# English-speaking groups for kids in Rome



## dgiardina (Nov 15, 2014)

Hello all,

My name is Denise, and my family and I will be living in Rome next year for 3-4 months. We are hoping to find a way for my 2 girls (ages 6 and 11) to meet with other English-speaking kids regularly. We homeschool, so are there any other options besides an English-based private school? I would be so grateful for any recommendations!

Thanks in advance,
Denise


----------



## AlexinSicily (Feb 28, 2016)

dgiardina said:


> Hello all,
> 
> My name is Denise, and my family and I will be living in Rome next year for 3-4 months. We are hoping to find a way for my 2 girls (ages 6 and 11) to meet with other English-speaking kids regularly. We homeschool, so are there any other options besides an English-based private school? I would be so grateful for any recommendations!
> 
> ...


Hello Denise,
I just posted a similar request to the one you had last year. 

How successful were you in finding friends for your two girls? 

I'm trying to do the same for my 12 yr old boy, except that we will be there for a whole year, with the prospect of relocating in Italy permanently (a return for me, as a native Italian, after 25 years in the US)

Thanks in advance for all the pointers you might have for me (I will accept private messages). 

Alex (Alessandro)


----------



## accbgb (Sep 23, 2009)

I'd just like to point out that children pick up languages easily if given the opportunity to do so.

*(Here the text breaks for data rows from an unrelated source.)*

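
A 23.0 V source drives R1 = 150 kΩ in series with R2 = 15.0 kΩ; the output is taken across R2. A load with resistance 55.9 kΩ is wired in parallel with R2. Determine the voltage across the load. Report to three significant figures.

V_out ≈ 1.68 V

The load sits in parallel with R2: R2‖R_L = (15.0 × 55.9) / (15.0 + 55.9) = 11.83 kΩ.
V_out = 23.0 × 11.83 / (150 + 11.83) = 23.0 × 11.83/161.8 = 1.68 V.
(Unloaded it would have been 2.09 V.)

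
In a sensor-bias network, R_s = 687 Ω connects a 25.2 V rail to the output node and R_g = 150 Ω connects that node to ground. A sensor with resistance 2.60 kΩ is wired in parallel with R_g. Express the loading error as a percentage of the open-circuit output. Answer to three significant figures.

The divider's output (Thévenin) resistance is R_s‖R_g = 123.1 Ω.
Fractional drop under load = R_th/(R_th + R_L) = 123.1 / (123.1 + 2600) = 0.04521.
So the output falls by 4.52 %.

4.52 %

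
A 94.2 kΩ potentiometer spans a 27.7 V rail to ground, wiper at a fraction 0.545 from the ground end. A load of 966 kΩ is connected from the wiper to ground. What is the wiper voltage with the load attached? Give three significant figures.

V ≈ 14.7 V

The wiper splits the pot into (1−α)R = 42.86 kΩ above and αR = 51.34 kΩ below.
Lower section ‖ load = 48.75 kΩ.
V_wiper = 27.7 × 48.75/(42.86 + 48.75) = 14.7 V.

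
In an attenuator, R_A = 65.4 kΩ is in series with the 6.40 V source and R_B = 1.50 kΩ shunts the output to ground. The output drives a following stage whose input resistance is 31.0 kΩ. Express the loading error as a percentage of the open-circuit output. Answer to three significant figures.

4.52 %

The divider's output (Thévenin) resistance is R_A‖R_B = 1.466 kΩ.
Fractional drop under load = R_th/(R_th + R_L) = 1.466 / (1.466 + 31.0) = 0.04517.
So the output falls by 4.52 %.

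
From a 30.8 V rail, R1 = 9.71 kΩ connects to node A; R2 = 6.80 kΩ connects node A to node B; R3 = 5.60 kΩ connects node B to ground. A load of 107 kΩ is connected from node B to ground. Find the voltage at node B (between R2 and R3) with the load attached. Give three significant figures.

At node B, R3 is in parallel with the load: R3‖R_L = 5.321 kΩ.
Below node A the resistance is R2 + (R3‖R_L) = 12.12 kΩ, so V_A = 30.8 × 12.12/21.83 = 17.10 V.
Then V_B = V_A × (R3‖R_L)/(R2 + R3‖R_L) = 17.10 × 5.321/12.12 = 7.51 V.

V ≈ 7.51 V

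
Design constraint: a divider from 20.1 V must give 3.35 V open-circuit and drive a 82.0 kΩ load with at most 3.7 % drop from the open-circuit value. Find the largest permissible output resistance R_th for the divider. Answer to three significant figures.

R_th ≤ 3.15 kΩ

Loading drop = R_th/(R_th + R_L) ≤ 0.0370, so R_th ≤ R_L · ε/(1−ε) = 82.0 kΩ × 0.0370/0.9630 = 3.15 kΩ.
(Any R1, R2 with R2/(R1+R2) = 0.167 and R1‖R2 ≤ 3.15 kΩ will meet the spec.)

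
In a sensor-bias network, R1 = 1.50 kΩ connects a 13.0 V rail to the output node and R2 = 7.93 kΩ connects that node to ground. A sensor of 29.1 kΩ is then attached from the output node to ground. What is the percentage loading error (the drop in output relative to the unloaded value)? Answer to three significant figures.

4.15 %

The divider's output (Thévenin) resistance is R1‖R2 = 1.261 kΩ.
Fractional drop under load = R_th/(R_th + R_L) = 1.261 / (1.261 + 29.1) = 0.04155.
So the output falls by 4.15 %.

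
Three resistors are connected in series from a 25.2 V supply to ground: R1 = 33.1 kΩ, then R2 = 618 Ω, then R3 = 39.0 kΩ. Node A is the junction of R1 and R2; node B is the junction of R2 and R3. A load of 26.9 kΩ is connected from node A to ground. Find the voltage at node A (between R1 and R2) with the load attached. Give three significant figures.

Below node A the series string R2+R3 = 39620 Ω sits in parallel with the 26900 Ω load: 16020 Ω.
V_A = 25.2 × 16020/(33100 + 16020) = 8.22 V.

V ≈ 8.22 V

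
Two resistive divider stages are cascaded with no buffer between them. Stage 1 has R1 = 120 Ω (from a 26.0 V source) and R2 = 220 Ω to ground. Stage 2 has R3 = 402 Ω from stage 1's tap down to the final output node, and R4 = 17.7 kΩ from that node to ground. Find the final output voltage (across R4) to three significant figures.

Stage 2 presents R3+R4 = 18100 Ω as a load on stage 1's tap.
Stage 1's lower leg becomes R2‖(R3+R4) = 217.4 Ω, so V_mid = 26.0 × 217.4/337.4 = 16.75 V.
Stage 2 is itself unloaded: V_out = V_mid × R4/(R3+R4) = 16.75 × 17700/18100 = 16.4 V.

V_out ≈ 16.4 V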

Rather than seeking other English-speaking kids, look for friendly kids of similar ages and be amazed by how quickly they sort things out.


----------



## Bevdeforges (Nov 16, 2007)

You might want to take a look out for some US expat groups. I was going to recommend the American Women's Club in Rome, which is a FAWCO group. Normally, they'll take men as "associate" members and many of the FAWCO groups have activities for and about "bi-cultural" kids, but I didn't see anything on their website. Home

Perhaps your fiancée would be interested, and could make some ties that would lead to other "bi-cultural" friends for you son. 
Cheers,
Bev


----------